Сертан остался позади, позади осталась нежная улыбка Леонидии. Позади остался и дом на улице Розарио, где бродил призрак Жулии Фейтал. Но из мрачного класса колледжа Сесеу мог видеть, подруга, тюрьму, где Силва Лисбоа, романтичный убийца, отбывал свое наказание. Глаза Сесеу перебегали от учебников к темнице, где Силва Лисбоа оплакивал свое преступление, где в одинокие ночи он вспоминал улыбку своей возлюбленной, которую она дарила всем, кто проходил под ее окном. Сесеу думал о том, как он должен был страдать, убив любимую. Не из-за того, что совершил преступление, а из-за того, что, убив ее, лишился ее, не мог больше видеть ее лицо, восхищаться ее лукавой, манящей улыбкой. Мальчик Кастро Алвес бросал учебники и погружался в созерцание толстых стен темницы. И его воображение начинало лихорадочно работать. В то время как другие занимались играми или проблемами математики, он, сидя у окна, представлял себе горе возлюбленного, который собственными руками убил свою избранницу, сам лишил себя своей любимой. Она не будет принадлежать другим, никогда никто не посмотрит ей в глаза, никогда никто не ощутит жар уст ее… Но ведь и он никогда не почувствует бесконечной радости от возможности хотя бы улыбаться ей… Для мальчика, мысли которого были заняты романтической детской идиллией с Леонидией, это было источником бесконечных волнений. То и дело он показывал кому-нибудь из своих близких друзей на мрачную тюрьму:

— Знаешь, кто там сидит?

— Кто?

— Лисбоа, который убил Жулию Фейтал…

— Жулию Фейтал! А что там у них произошло?

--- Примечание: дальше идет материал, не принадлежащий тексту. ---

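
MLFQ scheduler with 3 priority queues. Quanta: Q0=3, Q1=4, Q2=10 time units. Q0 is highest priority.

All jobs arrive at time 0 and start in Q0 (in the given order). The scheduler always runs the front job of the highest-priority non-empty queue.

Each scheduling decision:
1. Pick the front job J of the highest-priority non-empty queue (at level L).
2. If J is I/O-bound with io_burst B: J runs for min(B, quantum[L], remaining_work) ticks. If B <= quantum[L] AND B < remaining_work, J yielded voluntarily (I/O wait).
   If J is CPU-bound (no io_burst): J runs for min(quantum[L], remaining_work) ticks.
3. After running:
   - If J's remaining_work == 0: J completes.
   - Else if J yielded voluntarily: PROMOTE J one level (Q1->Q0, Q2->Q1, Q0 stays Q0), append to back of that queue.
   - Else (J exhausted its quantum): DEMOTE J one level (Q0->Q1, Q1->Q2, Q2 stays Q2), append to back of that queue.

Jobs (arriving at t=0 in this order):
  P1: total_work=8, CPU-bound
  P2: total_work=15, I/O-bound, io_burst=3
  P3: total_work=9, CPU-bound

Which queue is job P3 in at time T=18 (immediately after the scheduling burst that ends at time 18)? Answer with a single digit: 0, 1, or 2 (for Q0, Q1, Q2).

t=0-3: P1@Q0 runs 3, rem=5, quantum used, demote→Q1. Q0=[P2,P3] Q1=[P1] Q2=[]
t=3-6: P2@Q0 runs 3, rem=12, I/O yield, promote→Q0. Q0=[P3,P2] Q1=[P1] Q2=[]
t=6-9: P3@Q0 runs 3, rem=6, quantum used, demote→Q1. Q0=[P2] Q1=[P1,P3] Q2=[]
t=9-12: P2@Q0 runs 3, rem=9, I/O yield, promote→Q0. Q0=[P2] Q1=[P1,P3] Q2=[]
t=12-15: P2@Q0 runs 3, rem=6, I/O yield, promote→Q0. Q0=[P2] Q1=[P1,P3] Q2=[]
t=15-18: P2@Q0 runs 3, rem=3, I/O yield, promote→Q0. Q0=[P2] Q1=[P1,P3] Q2=[]
t=18-21: P2@Q0 runs 3, rem=0, completes. Q0=[] Q1=[P1,P3] Q2=[]
t=21-25: P1@Q1 runs 4, rem=1, quantum used, demote→Q2. Q0=[] Q1=[P3] Q2=[P1]
t=25-29: P3@Q1 runs 4, rem=2, quantum used, demote→Q2. Q0=[] Q1=[] Q2=[P1,P3]
t=29-30: P1@Q2 runs 1, rem=0, completes. Q0=[] Q1=[] Q2=[P3]
t=30-32: P3@Q2 runs 2, rem=0, completes. Q0=[] Q1=[] Q2=[]

Answer: 1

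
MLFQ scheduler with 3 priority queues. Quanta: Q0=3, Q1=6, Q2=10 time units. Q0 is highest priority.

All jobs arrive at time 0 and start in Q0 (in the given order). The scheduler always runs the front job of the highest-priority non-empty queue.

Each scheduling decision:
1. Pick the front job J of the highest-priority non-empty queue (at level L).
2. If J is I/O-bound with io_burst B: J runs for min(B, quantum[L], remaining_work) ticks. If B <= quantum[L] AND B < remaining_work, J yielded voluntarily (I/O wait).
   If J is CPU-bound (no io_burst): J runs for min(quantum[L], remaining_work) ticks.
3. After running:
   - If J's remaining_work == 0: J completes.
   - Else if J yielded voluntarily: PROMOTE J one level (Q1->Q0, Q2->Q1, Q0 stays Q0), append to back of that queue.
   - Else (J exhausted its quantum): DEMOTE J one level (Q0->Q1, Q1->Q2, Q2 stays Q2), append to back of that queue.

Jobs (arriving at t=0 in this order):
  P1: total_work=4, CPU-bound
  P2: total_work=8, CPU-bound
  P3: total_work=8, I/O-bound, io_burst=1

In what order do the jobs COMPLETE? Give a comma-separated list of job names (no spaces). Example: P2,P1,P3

Answer: P3,P1,P2

Derivation:
t=0-3: P1@Q0 runs 3, rem=1, quantum used, demote→Q1. Q0=[P2,P3] Q1=[P1] Q2=[]
t=3-6: P2@Q0 runs 3, rem=5, quantum used, demote→Q1. Q0=[P3] Q1=[P1,P2] Q2=[]
t=6-7: P3@Q0 runs 1, rem=7, I/O yield, promote→Q0. Q0=[P3] Q1=[P1,P2] Q2=[]
t=7-8: P3@Q0 runs 1, rem=6, I/O yield, promote→Q0. Q0=[P3] Q1=[P1,P2] Q2=[]
t=8-9: P3@Q0 runs 1, rem=5, I/O yield, promote→Q0. Q0=[P3] Q1=[P1,P2] Q2=[]
t=9-10: P3@Q0 runs 1, rem=4, I/O yield, promote→Q0. Q0=[P3] Q1=[P1,P2] Q2=[]
t=10-11: P3@Q0 runs 1, rem=3, I/O yield, promote→Q0. Q0=[P3] Q1=[P1,P2] Q2=[]
t=11-12: P3@Q0 runs 1, rem=2, I/O yield, promote→Q0. Q0=[P3] Q1=[P1,P2] Q2=[]
t=12-13: P3@Q0 runs 1, rem=1, I/O yield, promote→Q0. Q0=[P3] Q1=[P1,P2] Q2=[]
t=13-14: P3@Q0 runs 1, rem=0, completes. Q0=[] Q1=[P1,P2] Q2=[]
t=14-15: P1@Q1 runs 1, rem=0, completes. Q0=[] Q1=[P2] Q2=[]
t=15-20: P2@Q1 runs 5, rem=0, completes. Q0=[] Q1=[] Q2=[]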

— Ты не знаешь? — И глаза мальчика загорались от радости, что он может рассказать. — Значит, ты не знаешь? Он любил ее, а она никого не любила. Он выстрелил в нее золотой пулей…

— Золотой пулей? Зачем?

— Потому что он очень любил ее. Это было вроде подарка, понимаешь?

Друзья не понимали, но Кастро Алвес рано почувствовал, что любовь близка с поэзией. Он с детства готовился к любви, ибо ему предстояло много любить, да еще с какой силой, с какой страстью!

Но не только воспоминание о романтическом преступлении нашел он в Баиянском колледже, который Абилио Сезар Боргес основал незадолго до того. и с помощью которого революционизировал просветительские круги столицы провинции{19}. Правда, это учебное заведение не оказало решающего влияния на жизнь поэта, но надо отдать должное директору колледжа: он сумел угадать в Сесеу необыкновенные способности, понял, что мальчику предстоит великое будущее, и гордился юным поэтом. Он имел мужество пойти против доктора Алвеса, которого огорчали литературные наклонности сына.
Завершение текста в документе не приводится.